Molecular modeling of a putative antagonist binding site on helix III of the beta-adrenoceptor.

In recent biochemical studies it was demonstrated that residue Asp113 of the beta-adrenoceptor (beta-AR) is an indispensable amino acid for the binding of beta-AR antagonists. Earlier fluorescence studies showed that a tryptophan-rich region of the beta-AR is involved in the binding of propranolol, the prototype beta-AR antagonist. Bearing these two biochemical findings in mind, we explored the beta-AR part containing Asp113, for an energetically favorable antagonist binding site. This was done by performing molecular docking studies with the antagonist propranolol and a specific beta-AR peptide which included, besides Asp113, two possibly relevant tryptophan residues. In the docking calculations, the propranolol molecule was allowed to vary all its internal torsional angles. The receptor peptide was kept in an alpha-helix conformation, while side chains relevant to ligand binding were flexible to enable optimal adaptations to the ligand's binding conformation.

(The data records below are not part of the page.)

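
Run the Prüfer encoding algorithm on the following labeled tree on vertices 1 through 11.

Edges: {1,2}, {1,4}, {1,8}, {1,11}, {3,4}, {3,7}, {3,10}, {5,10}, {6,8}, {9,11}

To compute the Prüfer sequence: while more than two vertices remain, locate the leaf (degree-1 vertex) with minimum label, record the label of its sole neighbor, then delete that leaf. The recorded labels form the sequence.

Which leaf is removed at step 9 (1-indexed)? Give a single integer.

Step 1: current leaves = {2,5,6,7,9}. Remove leaf 2 (neighbor: 1).
Step 2: current leaves = {5,6,7,9}. Remove leaf 5 (neighbor: 10).
Step 3: current leaves = {6,7,9,10}. Remove leaf 6 (neighbor: 8).
Step 4: current leaves = {7,8,9,10}. Remove leaf 7 (neighbor: 3).
Step 5: current leaves = {8,9,10}. Remove leaf 8 (neighbor: 1).
Step 6: current leaves = {9,10}. Remove leaf 9 (neighbor: 11).
Step 7: current leaves = {10,11}. Remove leaf 10 (neighbor: 3).
Step 8: current leaves = {3,11}. Remove leaf 3 (neighbor: 4).
Step 9: current leaves = {4,11}. Remove leaf 4 (neighbor: 1).

Answer: 4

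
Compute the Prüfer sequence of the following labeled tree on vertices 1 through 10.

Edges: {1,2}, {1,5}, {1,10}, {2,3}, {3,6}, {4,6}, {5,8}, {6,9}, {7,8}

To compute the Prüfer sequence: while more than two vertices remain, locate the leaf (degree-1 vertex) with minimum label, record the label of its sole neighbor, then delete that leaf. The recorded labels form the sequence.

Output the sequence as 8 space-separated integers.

Answer: 6 8 5 1 6 3 2 1

Derivation:
Step 1: leaves = {4,7,9,10}. Remove smallest leaf 4, emit neighbor 6.
Step 2: leaves = {7,9,10}. Remove smallest leaf 7, emit neighbor 8.
Step 3: leaves = {8,9,10}. Remove smallest leaf 8, emit neighbor 5.
Step 4: leaves = {5,9,10}. Remove smallest leaf 5, emit neighbor 1.
Step 5: leaves = {9,10}. Remove smallest leaf 9, emit neighbor 6.
Step 6: leaves = {6,10}. Remove smallest leaf 6, emit neighbor 3.
Step 7: leaves = {3,10}. Remove smallest leaf 3, emit neighbor 2.
Step 8: leaves = {2,10}. Remove smallest leaf 2, emit neighbor 1.
Done: 2 vertices remain (1, 10). Sequence = [6 8 5 1 6 3 2 1]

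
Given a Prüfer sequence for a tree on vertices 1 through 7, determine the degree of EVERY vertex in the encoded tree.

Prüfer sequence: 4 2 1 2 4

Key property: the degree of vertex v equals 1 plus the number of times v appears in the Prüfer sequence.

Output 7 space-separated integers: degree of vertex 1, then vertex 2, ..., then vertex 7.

Answer: 2 3 1 3 1 1 1

Derivation:
p_1 = 4: count[4] becomes 1
p_2 = 2: count[2] becomes 1
p_3 = 1: count[1] becomes 1
p_4 = 2: count[2] becomes 2
p_5 = 4: count[4] becomes 2
Degrees (1 + count): deg[1]=1+1=2, deg[2]=1+2=3, deg[3]=1+0=1, deg[4]=1+2=3, deg[5]=1+0=1, deg[6]=1+0=1, deg[7]=1+0=1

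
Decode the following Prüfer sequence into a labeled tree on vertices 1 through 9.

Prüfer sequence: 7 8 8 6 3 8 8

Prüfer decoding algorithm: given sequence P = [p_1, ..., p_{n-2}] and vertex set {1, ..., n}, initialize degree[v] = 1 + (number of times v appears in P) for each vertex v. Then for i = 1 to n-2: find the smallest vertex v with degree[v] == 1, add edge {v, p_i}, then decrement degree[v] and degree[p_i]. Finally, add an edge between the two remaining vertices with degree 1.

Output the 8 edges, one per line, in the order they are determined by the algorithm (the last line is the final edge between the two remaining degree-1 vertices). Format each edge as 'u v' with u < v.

Initial degrees: {1:1, 2:1, 3:2, 4:1, 5:1, 6:2, 7:2, 8:5, 9:1}
Step 1: smallest deg-1 vertex = 1, p_1 = 7. Add edge {1,7}. Now deg[1]=0, deg[7]=1.
Step 2: smallest deg-1 vertex = 2, p_2 = 8. Add edge {2,8}. Now deg[2]=0, deg[8]=4.
Step 3: smallest deg-1 vertex = 4, p_3 = 8. Add edge {4,8}. Now deg[4]=0, deg[8]=3.
Step 4: smallest deg-1 vertex = 5, p_4 = 6. Add edge {5,6}. Now deg[5]=0, deg[6]=1.
Step 5: smallest deg-1 vertex = 6, p_5 = 3. Add edge {3,6}. Now deg[6]=0, deg[3]=1.
Step 6: smallest deg-1 vertex = 3, p_6 = 8. Add edge {3,8}. Now deg[3]=0, deg[8]=2.
Step 7: smallest deg-1 vertex = 7, p_7 = 8. Add edge {7,8}. Now deg[7]=0, deg[8]=1.
Final: two remaining deg-1 vertices are 8, 9. Add edge {8,9}.

Answer: 1 7
2 8
4 8
5 6
3 6
3 8
7 8
8 9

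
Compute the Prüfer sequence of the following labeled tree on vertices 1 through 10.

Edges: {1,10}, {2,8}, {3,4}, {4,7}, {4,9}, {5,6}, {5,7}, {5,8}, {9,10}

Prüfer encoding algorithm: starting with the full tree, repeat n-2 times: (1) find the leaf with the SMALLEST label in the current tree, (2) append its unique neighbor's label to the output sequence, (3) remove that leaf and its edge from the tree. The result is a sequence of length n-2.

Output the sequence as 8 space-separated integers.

Answer: 10 8 4 5 5 7 4 9

Derivation:
Step 1: leaves = {1,2,3,6}. Remove smallest leaf 1, emit neighbor 10.
Step 2: leaves = {2,3,6,10}. Remove smallest leaf 2, emit neighbor 8.
Step 3: leaves = {3,6,8,10}. Remove smallest leaf 3, emit neighbor 4.
Step 4: leaves = {6,8,10}. Remove smallest leaf 6, emit neighbor 5.
Step 5: leaves = {8,10}. Remove smallest leaf 8, emit neighbor 5.
Step 6: leaves = {5,10}. Remove smallest leaf 5, emit neighbor 7.
Step 7: leaves = {7,10}. Remove smallest leaf 7, emit neighbor 4.
Step 8: leaves = {4,10}. Remove smallest leaf 4, emit neighbor 9.
Done: 2 vertices remain (9, 10). Sequence = [10 8 4 5 5 7 4 9]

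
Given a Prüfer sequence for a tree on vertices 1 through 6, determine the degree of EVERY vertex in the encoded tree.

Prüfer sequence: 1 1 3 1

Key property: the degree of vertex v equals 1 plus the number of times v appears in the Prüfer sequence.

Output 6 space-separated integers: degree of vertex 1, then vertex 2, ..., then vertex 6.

Answer: 4 1 2 1 1 1

Derivation:
p_1 = 1: count[1] becomes 1
p_2 = 1: count[1] becomes 2
p_3 = 3: count[3] becomes 1
p_4 = 1: count[1] becomes 3
Degrees (1 + count): deg[1]=1+3=4, deg[2]=1+0=1, deg[3]=1+1=2, deg[4]=1+0=1, deg[5]=1+0=1, deg[6]=1+0=1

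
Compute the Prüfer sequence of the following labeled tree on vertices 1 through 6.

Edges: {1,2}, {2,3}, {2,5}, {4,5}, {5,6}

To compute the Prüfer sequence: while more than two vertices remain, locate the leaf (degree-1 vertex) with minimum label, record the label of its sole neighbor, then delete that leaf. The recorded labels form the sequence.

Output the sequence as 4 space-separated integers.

Step 1: leaves = {1,3,4,6}. Remove smallest leaf 1, emit neighbor 2.
Step 2: leaves = {3,4,6}. Remove smallest leaf 3, emit neighbor 2.
Step 3: leaves = {2,4,6}. Remove smallest leaf 2, emit neighbor 5.
Step 4: leaves = {4,6}. Remove smallest leaf 4, emit neighbor 5.
Done: 2 vertices remain (5, 6). Sequence = [2 2 5 5]

Answer: 2 2 5 5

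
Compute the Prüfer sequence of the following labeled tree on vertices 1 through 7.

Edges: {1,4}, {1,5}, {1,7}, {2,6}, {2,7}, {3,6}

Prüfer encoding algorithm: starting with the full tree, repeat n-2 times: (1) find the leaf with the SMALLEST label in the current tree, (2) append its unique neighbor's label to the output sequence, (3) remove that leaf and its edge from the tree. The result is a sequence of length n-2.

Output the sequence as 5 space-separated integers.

Step 1: leaves = {3,4,5}. Remove smallest leaf 3, emit neighbor 6.
Step 2: leaves = {4,5,6}. Remove smallest leaf 4, emit neighbor 1.
Step 3: leaves = {5,6}. Remove smallest leaf 5, emit neighbor 1.
Step 4: leaves = {1,6}. Remove smallest leaf 1, emit neighbor 7.
Step 5: leaves = {6,7}. Remove smallest leaf 6, emit neighbor 2.
Done: 2 vertices remain (2, 7). Sequence = [6 1 1 7 2]

Answer: 6 1 1 7 2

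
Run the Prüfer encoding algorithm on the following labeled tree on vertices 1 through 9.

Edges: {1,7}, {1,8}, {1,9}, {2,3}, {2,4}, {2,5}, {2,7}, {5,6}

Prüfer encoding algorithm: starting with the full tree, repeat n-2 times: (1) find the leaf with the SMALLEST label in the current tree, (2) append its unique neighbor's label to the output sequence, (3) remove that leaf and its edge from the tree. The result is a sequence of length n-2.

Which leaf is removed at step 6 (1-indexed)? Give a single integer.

Answer: 7

Derivation:
Step 1: current leaves = {3,4,6,8,9}. Remove leaf 3 (neighbor: 2).
Step 2: current leaves = {4,6,8,9}. Remove leaf 4 (neighbor: 2).
Step 3: current leaves = {6,8,9}. Remove leaf 6 (neighbor: 5).
Step 4: current leaves = {5,8,9}. Remove leaf 5 (neighbor: 2).
Step 5: current leaves = {2,8,9}. Remove leaf 2 (neighbor: 7).
Step 6: current leaves = {7,8,9}. Remove leaf 7 (neighbor: 1).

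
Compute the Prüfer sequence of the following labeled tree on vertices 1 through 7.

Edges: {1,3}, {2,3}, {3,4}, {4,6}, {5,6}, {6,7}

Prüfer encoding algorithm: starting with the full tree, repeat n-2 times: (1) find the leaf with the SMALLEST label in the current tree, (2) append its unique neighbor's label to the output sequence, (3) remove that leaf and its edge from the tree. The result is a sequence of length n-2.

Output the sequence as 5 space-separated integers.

Step 1: leaves = {1,2,5,7}. Remove smallest leaf 1, emit neighbor 3.
Step 2: leaves = {2,5,7}. Remove smallest leaf 2, emit neighbor 3.
Step 3: leaves = {3,5,7}. Remove smallest leaf 3, emit neighbor 4.
Step 4: leaves = {4,5,7}. Remove smallest leaf 4, emit neighbor 6.
Step 5: leaves = {5,7}. Remove smallest leaf 5, emit neighbor 6.
Done: 2 vertices remain (6, 7). Sequence = [3 3 4 6 6]

Answer: 3 3 4 6 6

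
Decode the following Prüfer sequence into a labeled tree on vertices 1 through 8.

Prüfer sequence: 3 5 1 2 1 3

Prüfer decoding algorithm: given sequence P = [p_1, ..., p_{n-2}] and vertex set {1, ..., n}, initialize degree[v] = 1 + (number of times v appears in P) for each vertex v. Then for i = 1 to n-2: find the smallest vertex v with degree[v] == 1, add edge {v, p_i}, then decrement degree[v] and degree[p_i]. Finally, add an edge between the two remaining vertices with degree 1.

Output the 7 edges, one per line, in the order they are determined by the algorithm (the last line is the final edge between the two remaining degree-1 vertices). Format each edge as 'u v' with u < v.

Answer: 3 4
5 6
1 5
2 7
1 2
1 3
3 8

Derivation:
Initial degrees: {1:3, 2:2, 3:3, 4:1, 5:2, 6:1, 7:1, 8:1}
Step 1: smallest deg-1 vertex = 4, p_1 = 3. Add edge {3,4}. Now deg[4]=0, deg[3]=2.
Step 2: smallest deg-1 vertex = 6, p_2 = 5. Add edge {5,6}. Now deg[6]=0, deg[5]=1.
Step 3: smallest deg-1 vertex = 5, p_3 = 1. Add edge {1,5}. Now deg[5]=0, deg[1]=2.
Step 4: smallest deg-1 vertex = 7, p_4 = 2. Add edge {2,7}. Now deg[7]=0, deg[2]=1.
Step 5: smallest deg-1 vertex = 2, p_5 = 1. Add edge {1,2}. Now deg[2]=0, deg[1]=1.
Step 6: smallest deg-1 vertex = 1, p_6 = 3. Add edge {1,3}. Now deg[1]=0, deg[3]=1.
Final: two remaining deg-1 vertices are 3, 8. Add edge {3,8}.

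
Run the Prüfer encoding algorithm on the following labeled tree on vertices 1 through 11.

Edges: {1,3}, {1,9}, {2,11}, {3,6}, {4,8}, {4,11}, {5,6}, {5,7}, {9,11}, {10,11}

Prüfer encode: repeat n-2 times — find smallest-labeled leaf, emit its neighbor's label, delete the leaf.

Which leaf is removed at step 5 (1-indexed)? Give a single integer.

Answer: 3

Derivation:
Step 1: current leaves = {2,7,8,10}. Remove leaf 2 (neighbor: 11).
Step 2: current leaves = {7,8,10}. Remove leaf 7 (neighbor: 5).
Step 3: current leaves = {5,8,10}. Remove leaf 5 (neighbor: 6).
Step 4: current leaves = {6,8,10}. Remove leaf 6 (neighbor: 3).
Step 5: current leaves = {3,8,10}. Remove leaf 3 (neighbor: 1).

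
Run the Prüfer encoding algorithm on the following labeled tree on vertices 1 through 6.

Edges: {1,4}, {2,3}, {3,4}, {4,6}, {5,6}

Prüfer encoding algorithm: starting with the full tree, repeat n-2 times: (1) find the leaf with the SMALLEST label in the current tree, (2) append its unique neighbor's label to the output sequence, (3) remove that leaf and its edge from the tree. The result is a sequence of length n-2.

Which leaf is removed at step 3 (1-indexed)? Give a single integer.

Answer: 3

Derivation:
Step 1: current leaves = {1,2,5}. Remove leaf 1 (neighbor: 4).
Step 2: current leaves = {2,5}. Remove leaf 2 (neighbor: 3).
Step 3: current leaves = {3,5}. Remove leaf 3 (neighbor: 4).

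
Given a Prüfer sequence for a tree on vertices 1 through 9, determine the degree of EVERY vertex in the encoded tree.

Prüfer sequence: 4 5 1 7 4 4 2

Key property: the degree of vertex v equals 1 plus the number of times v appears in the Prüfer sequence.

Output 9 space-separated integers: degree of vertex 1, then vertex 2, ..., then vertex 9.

p_1 = 4: count[4] becomes 1
p_2 = 5: count[5] becomes 1
p_3 = 1: count[1] becomes 1
p_4 = 7: count[7] becomes 1
p_5 = 4: count[4] becomes 2
p_6 = 4: count[4] becomes 3
p_7 = 2: count[2] becomes 1
Degrees (1 + count): deg[1]=1+1=2, deg[2]=1+1=2, deg[3]=1+0=1, deg[4]=1+3=4, deg[5]=1+1=2, deg[6]=1+0=1, deg[7]=1+1=2, deg[8]=1+0=1, deg[9]=1+0=1

Answer: 2 2 1 4 2 1 2 1 1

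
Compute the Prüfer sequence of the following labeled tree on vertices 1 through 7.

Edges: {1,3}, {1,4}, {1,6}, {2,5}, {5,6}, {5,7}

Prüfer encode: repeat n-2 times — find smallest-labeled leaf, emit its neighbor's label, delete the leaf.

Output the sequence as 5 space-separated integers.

Step 1: leaves = {2,3,4,7}. Remove smallest leaf 2, emit neighbor 5.
Step 2: leaves = {3,4,7}. Remove smallest leaf 3, emit neighbor 1.
Step 3: leaves = {4,7}. Remove smallest leaf 4, emit neighbor 1.
Step 4: leaves = {1,7}. Remove smallest leaf 1, emit neighbor 6.
Step 5: leaves = {6,7}. Remove smallest leaf 6, emit neighbor 5.
Done: 2 vertices remain (5, 7). Sequence = [5 1 1 6 5]

Answer: 5 1 1 6 5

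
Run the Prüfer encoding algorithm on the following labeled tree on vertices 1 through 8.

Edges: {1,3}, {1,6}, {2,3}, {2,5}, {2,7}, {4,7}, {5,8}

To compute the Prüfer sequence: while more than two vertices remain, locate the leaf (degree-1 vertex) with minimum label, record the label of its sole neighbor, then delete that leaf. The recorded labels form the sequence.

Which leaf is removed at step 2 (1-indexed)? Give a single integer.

Step 1: current leaves = {4,6,8}. Remove leaf 4 (neighbor: 7).
Step 2: current leaves = {6,7,8}. Remove leaf 6 (neighbor: 1).

Answer: 6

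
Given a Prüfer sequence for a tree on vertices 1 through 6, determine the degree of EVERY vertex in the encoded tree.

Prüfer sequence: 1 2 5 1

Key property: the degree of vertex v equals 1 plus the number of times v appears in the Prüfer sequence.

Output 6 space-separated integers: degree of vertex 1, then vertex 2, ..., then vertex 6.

p_1 = 1: count[1] becomes 1
p_2 = 2: count[2] becomes 1
p_3 = 5: count[5] becomes 1
p_4 = 1: count[1] becomes 2
Degrees (1 + count): deg[1]=1+2=3, deg[2]=1+1=2, deg[3]=1+0=1, deg[4]=1+0=1, deg[5]=1+1=2, deg[6]=1+0=1

Answer: 3 2 1 1 2 1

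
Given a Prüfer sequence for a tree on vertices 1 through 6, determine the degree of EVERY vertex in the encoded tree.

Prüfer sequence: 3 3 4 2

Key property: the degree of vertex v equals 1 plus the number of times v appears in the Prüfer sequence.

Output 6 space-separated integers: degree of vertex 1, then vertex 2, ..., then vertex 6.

p_1 = 3: count[3] becomes 1
p_2 = 3: count[3] becomes 2
p_3 = 4: count[4] becomes 1
p_4 = 2: count[2] becomes 1
Degrees (1 + count): deg[1]=1+0=1, deg[2]=1+1=2, deg[3]=1+2=3, deg[4]=1+1=2, deg[5]=1+0=1, deg[6]=1+0=1

Answer: 1 2 3 2 1 1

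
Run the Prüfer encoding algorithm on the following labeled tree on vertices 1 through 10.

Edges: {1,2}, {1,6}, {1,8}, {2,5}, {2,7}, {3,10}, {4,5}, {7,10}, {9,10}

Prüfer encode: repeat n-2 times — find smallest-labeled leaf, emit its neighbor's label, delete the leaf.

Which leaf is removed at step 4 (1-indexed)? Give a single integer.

Step 1: current leaves = {3,4,6,8,9}. Remove leaf 3 (neighbor: 10).
Step 2: current leaves = {4,6,8,9}. Remove leaf 4 (neighbor: 5).
Step 3: current leaves = {5,6,8,9}. Remove leaf 5 (neighbor: 2).
Step 4: current leaves = {6,8,9}. Remove leaf 6 (neighbor: 1).

Answer: 6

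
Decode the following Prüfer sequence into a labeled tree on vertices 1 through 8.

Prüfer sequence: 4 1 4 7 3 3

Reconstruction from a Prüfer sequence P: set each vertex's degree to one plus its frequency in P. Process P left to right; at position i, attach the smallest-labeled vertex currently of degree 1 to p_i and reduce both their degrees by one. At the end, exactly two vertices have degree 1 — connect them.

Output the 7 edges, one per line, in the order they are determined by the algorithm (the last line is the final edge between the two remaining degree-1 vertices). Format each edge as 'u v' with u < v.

Answer: 2 4
1 5
1 4
4 7
3 6
3 7
3 8

Derivation:
Initial degrees: {1:2, 2:1, 3:3, 4:3, 5:1, 6:1, 7:2, 8:1}
Step 1: smallest deg-1 vertex = 2, p_1 = 4. Add edge {2,4}. Now deg[2]=0, deg[4]=2.
Step 2: smallest deg-1 vertex = 5, p_2 = 1. Add edge {1,5}. Now deg[5]=0, deg[1]=1.
Step 3: smallest deg-1 vertex = 1, p_3 = 4. Add edge {1,4}. Now deg[1]=0, deg[4]=1.
Step 4: smallest deg-1 vertex = 4, p_4 = 7. Add edge {4,7}. Now deg[4]=0, deg[7]=1.
Step 5: smallest deg-1 vertex = 6, p_5 = 3. Add edge {3,6}. Now deg[6]=0, deg[3]=2.
Step 6: smallest deg-1 vertex = 7, p_6 = 3. Add edge {3,7}. Now deg[7]=0, deg[3]=1.
Final: two remaining deg-1 vertices are 3, 8. Add edge {3,8}.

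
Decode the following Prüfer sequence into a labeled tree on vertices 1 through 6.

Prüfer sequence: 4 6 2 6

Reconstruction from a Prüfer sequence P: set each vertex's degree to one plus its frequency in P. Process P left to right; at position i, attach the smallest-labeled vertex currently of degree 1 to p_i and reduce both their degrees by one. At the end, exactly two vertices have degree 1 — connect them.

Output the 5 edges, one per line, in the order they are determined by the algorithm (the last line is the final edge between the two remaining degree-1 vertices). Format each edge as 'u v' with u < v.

Answer: 1 4
3 6
2 4
2 6
5 6

Derivation:
Initial degrees: {1:1, 2:2, 3:1, 4:2, 5:1, 6:3}
Step 1: smallest deg-1 vertex = 1, p_1 = 4. Add edge {1,4}. Now deg[1]=0, deg[4]=1.
Step 2: smallest deg-1 vertex = 3, p_2 = 6. Add edge {3,6}. Now deg[3]=0, deg[6]=2.
Step 3: smallest deg-1 vertex = 4, p_3 = 2. Add edge {2,4}. Now deg[4]=0, deg[2]=1.
Step 4: smallest deg-1 vertex = 2, p_4 = 6. Add edge {2,6}. Now deg[2]=0, deg[6]=1.
Final: two remaining deg-1 vertices are 5, 6. Add edge {5,6}.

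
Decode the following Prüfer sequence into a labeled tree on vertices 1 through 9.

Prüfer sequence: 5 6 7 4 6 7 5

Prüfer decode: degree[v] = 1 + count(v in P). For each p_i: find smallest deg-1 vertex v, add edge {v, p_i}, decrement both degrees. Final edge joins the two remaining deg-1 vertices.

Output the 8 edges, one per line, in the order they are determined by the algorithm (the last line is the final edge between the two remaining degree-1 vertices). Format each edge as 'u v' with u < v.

Initial degrees: {1:1, 2:1, 3:1, 4:2, 5:3, 6:3, 7:3, 8:1, 9:1}
Step 1: smallest deg-1 vertex = 1, p_1 = 5. Add edge {1,5}. Now deg[1]=0, deg[5]=2.
Step 2: smallest deg-1 vertex = 2, p_2 = 6. Add edge {2,6}. Now deg[2]=0, deg[6]=2.
Step 3: smallest deg-1 vertex = 3, p_3 = 7. Add edge {3,7}. Now deg[3]=0, deg[7]=2.
Step 4: smallest deg-1 vertex = 8, p_4 = 4. Add edge {4,8}. Now deg[8]=0, deg[4]=1.
Step 5: smallest deg-1 vertex = 4, p_5 = 6. Add edge {4,6}. Now deg[4]=0, deg[6]=1.
Step 6: smallest deg-1 vertex = 6, p_6 = 7. Add edge {6,7}. Now deg[6]=0, deg[7]=1.
Step 7: smallest deg-1 vertex = 7, p_7 = 5. Add edge {5,7}. Now deg[7]=0, deg[5]=1.
Final: two remaining deg-1 vertices are 5, 9. Add edge {5,9}.

Answer: 1 5
2 6
3 7
4 8
4 6
6 7
5 7
5 9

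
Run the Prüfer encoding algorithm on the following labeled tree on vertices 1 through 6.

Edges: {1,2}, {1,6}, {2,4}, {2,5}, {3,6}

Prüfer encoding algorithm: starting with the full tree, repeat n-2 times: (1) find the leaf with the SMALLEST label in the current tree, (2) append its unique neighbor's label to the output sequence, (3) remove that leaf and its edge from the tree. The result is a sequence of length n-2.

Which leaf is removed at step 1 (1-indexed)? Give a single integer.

Step 1: current leaves = {3,4,5}. Remove leaf 3 (neighbor: 6).

Answer: 3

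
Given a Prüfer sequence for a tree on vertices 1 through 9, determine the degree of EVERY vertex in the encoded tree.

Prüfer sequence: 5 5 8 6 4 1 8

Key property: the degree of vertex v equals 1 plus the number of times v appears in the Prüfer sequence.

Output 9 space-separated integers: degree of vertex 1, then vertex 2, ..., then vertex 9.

p_1 = 5: count[5] becomes 1
p_2 = 5: count[5] becomes 2
p_3 = 8: count[8] becomes 1
p_4 = 6: count[6] becomes 1
p_5 = 4: count[4] becomes 1
p_6 = 1: count[1] becomes 1
p_7 = 8: count[8] becomes 2
Degrees (1 + count): deg[1]=1+1=2, deg[2]=1+0=1, deg[3]=1+0=1, deg[4]=1+1=2, deg[5]=1+2=3, deg[6]=1+1=2, deg[7]=1+0=1, deg[8]=1+2=3, deg[9]=1+0=1

Answer: 2 1 1 2 3 2 1 3 1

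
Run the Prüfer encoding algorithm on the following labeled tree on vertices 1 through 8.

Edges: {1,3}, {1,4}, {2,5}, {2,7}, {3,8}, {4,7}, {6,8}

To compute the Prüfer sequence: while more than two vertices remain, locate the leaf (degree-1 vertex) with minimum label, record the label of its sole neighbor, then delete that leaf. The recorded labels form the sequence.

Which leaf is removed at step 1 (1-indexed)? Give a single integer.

Answer: 5

Derivation:
Step 1: current leaves = {5,6}. Remove leaf 5 (neighbor: 2).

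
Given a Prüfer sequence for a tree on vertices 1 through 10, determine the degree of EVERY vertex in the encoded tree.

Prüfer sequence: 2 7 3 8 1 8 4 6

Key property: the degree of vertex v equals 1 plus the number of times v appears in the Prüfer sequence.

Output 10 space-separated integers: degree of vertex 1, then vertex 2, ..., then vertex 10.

p_1 = 2: count[2] becomes 1
p_2 = 7: count[7] becomes 1
p_3 = 3: count[3] becomes 1
p_4 = 8: count[8] becomes 1
p_5 = 1: count[1] becomes 1
p_6 = 8: count[8] becomes 2
p_7 = 4: count[4] becomes 1
p_8 = 6: count[6] becomes 1
Degrees (1 + count): deg[1]=1+1=2, deg[2]=1+1=2, deg[3]=1+1=2, deg[4]=1+1=2, deg[5]=1+0=1, deg[6]=1+1=2, deg[7]=1+1=2, deg[8]=1+2=3, deg[9]=1+0=1, deg[10]=1+0=1

Answer: 2 2 2 2 1 2 2 3 1 1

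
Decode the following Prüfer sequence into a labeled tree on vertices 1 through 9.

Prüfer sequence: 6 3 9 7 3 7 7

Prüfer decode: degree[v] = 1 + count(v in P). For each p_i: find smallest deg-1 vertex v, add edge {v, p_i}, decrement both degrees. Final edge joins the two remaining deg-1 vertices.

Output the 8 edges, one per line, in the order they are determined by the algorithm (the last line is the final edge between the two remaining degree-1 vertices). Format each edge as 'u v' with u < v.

Initial degrees: {1:1, 2:1, 3:3, 4:1, 5:1, 6:2, 7:4, 8:1, 9:2}
Step 1: smallest deg-1 vertex = 1, p_1 = 6. Add edge {1,6}. Now deg[1]=0, deg[6]=1.
Step 2: smallest deg-1 vertex = 2, p_2 = 3. Add edge {2,3}. Now deg[2]=0, deg[3]=2.
Step 3: smallest deg-1 vertex = 4, p_3 = 9. Add edge {4,9}. Now deg[4]=0, deg[9]=1.
Step 4: smallest deg-1 vertex = 5, p_4 = 7. Add edge {5,7}. Now deg[5]=0, deg[7]=3.
Step 5: smallest deg-1 vertex = 6, p_5 = 3. Add edge {3,6}. Now deg[6]=0, deg[3]=1.
Step 6: smallest deg-1 vertex = 3, p_6 = 7. Add edge {3,7}. Now deg[3]=0, deg[7]=2.
Step 7: smallest deg-1 vertex = 8, p_7 = 7. Add edge {7,8}. Now deg[8]=0, deg[7]=1.
Final: two remaining deg-1 vertices are 7, 9. Add edge {7,9}.

Answer: 1 6
2 3
4 9
5 7
3 6
3 7
7 8
7 9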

By means of force-field calculations the total energy was minimized, consisting of the intramolecular energies of both ligand and receptor peptide, and the intermolecular energy. We found an antagonist binding site, consisting of amino acids Asp113 and Trp109, which enabled energetically favorable interactions with the receptor-binding groups of propranolol. According to these results, binding involves three main interaction points: (i) a reinforced ionic bond; (ii) a hydrogen bond; and (iii) a hydrophobic/charge transfer interaction. The deduced binding site shows a difference in affinity between the levo- and dextrorotatory isomers of propranolol caused by a difference in ability to form a hydrogen bond, which is in conformity with the experimentally observed stereoselectivity. Moreover, it also provides an explanation for the beta 1-selectivity of p-phenyl substituted phenoxypropanolamines like betaxolol. The p-phenyl substituent of betaxolol was shown to be sterically hindered upon binding to the beta 2-AR peptide, whereas this hindrance is very likely to be much less with the beta 1-AR peptide. Finally, the proposed antagonist binding site is discussed in the light of some recent biochemical findings and theories.